If Yee wanted to remain Tom Brady’s agent, which he did, he best be careful with Jimmy G’s future not colliding with Brady’s present. That’s a tricky walk but in the end it will work out for both of them. Who it didn’t work out for is Belichick.

Belichick understands Brady’s value beyond his declining skills and growing distemper. But he also lives in a daily world that can dismiss even a Unitas, a Montana, a Landry or a Shula. To survive in such a harsh landscape, sentimentality and loyalty become words that exist only in the dictionary.

That Tom Brady wants to end his career with the Patriots is understandable. That Bill Belichick wanted to retain a guy he felt was ready to replace him is equally understandable. That Bob Kraft stepped in and sided with the player for once is too because TB12 is not only Brady’s brand it’s the Patriots’ too.

So now they sit at loggerheads, issuing a joint statement they must believe you’ll have a joint before you read if you’re going to believe it. It’s not Camp Happy Face anymore, but it really never was. It was always what ex-slugger Jim Rice once said when asked about his “friends” on the Red Sox.

He called them his associates, not his friends.

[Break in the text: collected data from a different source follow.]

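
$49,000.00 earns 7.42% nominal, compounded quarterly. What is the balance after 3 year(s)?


Formula: FV = P * (1 + r/m)^(m*t)
Period rate: r/m = 0.0742 / 4 = 0.01855
Total periods: m*t = 4 * 3 = 12
Growth factor: (1 + 0.01855)^12 = 1.246775
FV = $49,000.00 * 1.246775 = $61,092.00

$61,092.00


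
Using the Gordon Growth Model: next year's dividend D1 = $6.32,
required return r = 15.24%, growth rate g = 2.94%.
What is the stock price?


Formula: P = D1 / (r - g)
Spread: r - g = 0.1524 - 0.0294 = 0.123
Substituting: P = $6.32 / 0.123
P = $51.38

$51.38


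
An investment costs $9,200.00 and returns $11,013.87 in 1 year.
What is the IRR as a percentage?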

In a world of high-level competitors what else could they be? With two of the “associates” in Foxboro now realizing the end of the long road is closer than the beginning, nerves are frayed, egos are bruised and decisions are made.

This time the decision was not to Bill Belichick’s liking. He learned he’s a pebble on the beach but the truth is so is Tom Brady and everyone else in Foxboro except the guy who isn’t renting office space at Gillette Stadium — Bob Kraft.

He gets what he wants. The rest hold on until their pebble is cast aside, like all the ones before them.